The UN Convention on the Rights of the Child and the Convention on the Elimination of All Forms of Discrimination against Women enshrine children’s right to education—including early learning and child care—that accomplishes the following objectives.
- Children’s education develops their personality, talents and mental and physical abilities to their fullest potential.
- It develops respect for human rights and fundamental freedoms.
- It develops respect for the natural environment.
- It prepares children for responsible life in a free society.
- It promotes understanding, peace, tolerance, equality and friendship among all people.
- It respects the cultural identity, language and values of the child’s parents, the child’s country and other civilizations.
As citizens in their own right, children are capable, creative, resourceful and active participants in their own learning.
They have the right to be valued and respected for who they are and for the unique strengths, histories, cultural practices and traditions they bring to their communities.
They have the right to be treated with respect and to participate in the daily decisions that affect them.
Children deserve the best our society can offer.
The UN Convention on the Rights of the Child recognizes that parents and families are responsible for the upbringing and development of their children. At the same time, Article 18.3 makes it clear that communities and governments share this responsibility.
Article 18.3 states that governments must “ensure that children of working parents have the right to benefit from child-care services and facilities.”
Canada ratified the Convention on the Rights of the Child in 1991. Three decades later, we are still a long way from giving all children our best. Raising Canada 2020 reports that a third of Canada’s children do not enjoy a safe and happy childhood. One in five children live in poverty.

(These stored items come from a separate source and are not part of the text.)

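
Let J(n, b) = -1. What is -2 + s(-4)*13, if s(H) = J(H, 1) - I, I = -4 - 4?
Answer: 89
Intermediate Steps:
I = -8
s(H) = 7 (s(H) = -1 - 1*(-8) = -1 + 8 = 7)
-2 + s(-4)*13 = -2 + 7*13 = -2 + 91 = 89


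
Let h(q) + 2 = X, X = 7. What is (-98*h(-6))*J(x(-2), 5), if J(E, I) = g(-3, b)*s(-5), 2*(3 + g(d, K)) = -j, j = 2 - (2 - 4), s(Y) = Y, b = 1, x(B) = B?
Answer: -12250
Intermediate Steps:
h(q) = 5 (h(q) = -2 + 7 = 5)
j = 4 (j = 2 - 1*(-2) = 2 + 2 = 4)
g(d, K) = -5 (g(d, K) = -3 + (-1*4)/2 = -3 + (½)*(-4) = -3 - 2 = -5)
J(E, I) = 25 (J(E, I) = -5*(-5) = 25)
(-98*h(-6))*J(x(-2), 5) = -98*5*25 = -490*25 = -12250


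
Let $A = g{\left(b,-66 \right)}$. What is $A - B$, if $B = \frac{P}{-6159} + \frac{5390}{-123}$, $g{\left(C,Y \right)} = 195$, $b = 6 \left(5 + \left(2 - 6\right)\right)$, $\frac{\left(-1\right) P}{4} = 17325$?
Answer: $\frac{57465575}{252519} \approx 227.57$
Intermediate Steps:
$P = -69300$ ($P = \left(-4\right) 17325 = -69300$)
$b = 6$ ($b = 6 \left(5 + \left(2 - 6\right)\right) = 6 \left(5 - 4\right) = 6 \cdot 1 = 6$)
$B = - \frac{8224370}{252519}$ ($B = - \frac{69300}{-6159} + \frac{5390}{-123} = \left(-69300\right) \left(- \frac{1}{6159}\right) + 5390 \left(- \frac{1}{123}\right) = \frac{23100}{2053} - \frac{5390}{123} = - \frac{8224370}{252519} \approx -32.569$)
$A = 195$
$A - B = 195 - - \frac{8224370}{252519} = 195 + \frac{8224370}{252519} = \frac{57465575}{252519}$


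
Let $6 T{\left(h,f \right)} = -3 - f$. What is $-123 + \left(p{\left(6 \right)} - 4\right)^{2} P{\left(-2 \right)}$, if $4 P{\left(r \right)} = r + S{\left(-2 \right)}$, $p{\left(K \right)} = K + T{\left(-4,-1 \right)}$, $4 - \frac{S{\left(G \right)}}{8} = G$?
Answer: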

And one in four preschoolers are having difficulty in one or more areas of development, which means they are not ready for school.
We can do better.
In 2018, the World Health Organization outlined guiding principles for the nurturing care needed to support children’s right to survive and thrive. The first principle is that “government and society are obliged to guarantee and protect children’s rights.”
In many countries, children’s right to high-quality early learning and child care is enshrined in legislation. Norway has gone even further. Norway’s children have a statutory right to an early learning and child care space from the time they are one year old.
Alberta’s current legislation does not recognize the rights of children or the right of children and families to high-quality early learning and child care. It should.